Comentário: O Enunciado explica uma importante ferramenta disponível às partes do processo judicial e, principalmente, aos juízes do Brasil. Trata-se da possibilidade de obter informações da ANS sobre a questão objeto da discussão. A Agência de Saúde Suplementar pode contribuir para qualificar o processo e permitir que a decisão judicial seja a mais adequada possível. Além disso, permite-se trazer informações sobre evidências científicas, quando a lide envolver a eficácia, a eficiência e a segurança de algum produto, procedimento ou tecnologia postulado pelo usuário do plano de saúde.

ENUNCIADO N.º 24

Cabe ao médico assistente, a prescrição terapêutica a ser adotada. Havendo divergência entre o plano de saúde contratado e o profissional responsável pelo procedimento médico, odontológico e/ou cirúrgico, é garantida a definição do impasse através de junta constituída pelo profissional solicitante ou nomeado pelo consumidor, por médico da operadora e por um terceiro, escolhido de comum acordo pelos dois profissionais, cuja remuneração ficará a cargo da operadora.

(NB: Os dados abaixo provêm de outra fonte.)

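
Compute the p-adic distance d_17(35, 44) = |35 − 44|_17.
d_17(35, 44) = 1

Step 1 — x − y = 35 − 44 = -9. Step 2 — v_17(-9) = 0 (factor: -9 = −(17^0 · 9); the sign does not affect v_p). Step 3 — |x − y|_17 = 17^{0} = 1.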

Comentário: É muito comum o procedimento indicado pelo médico assistente não ter cobertura pelo plano de saúde. Nestes casos, havendo o litígio, o Enunciado ora mencionado permite que haja a definição da questão por uma junta de médicos composta de três profissionais. O médico assistente, o médico indiciado pela operadora e um terceiro profissional nomeado conjuntamente pelo usuário e pelo plano de saúde, que também custeará as despesas da junta médica.

Neste caso, as partes devem respeitar a decisão fixada pela junta médica. 

ENUNCIADO N.º 25

É abusiva a negativa de cobertura de procedimentos cirúrgicos de alta complexidade relacionados à doença e lesão preexistente, quando o usuário não tinha conhecimento ou não foi submetido a prévio exame médico ou perícia, salvo comprovada má-fé.

Comentário: O Enunciado deixa claro que as operadoras de plano de saúde devem fazer exame médico ou pericial no usuário antes mesmo da celebração do contrato. Com isso, a operadora já fica sabendo, de plano, se é portador de alguma doença. Entretanto, geralmente não há a adoção deste procedimento, razão pela qual o plano de saúde não pode negar procedimentos alegando tratar-se de doença ou lesão preexistente, pois violaria a boa-fé contratual, principalmente se o próprio usuário não tinha conhecimento.

De outro lado, a presunção pode ser afastada se existir má-fé do usuário, permitindo que a operadora negue o procedimento e aplique eventual sanção ao consumidor.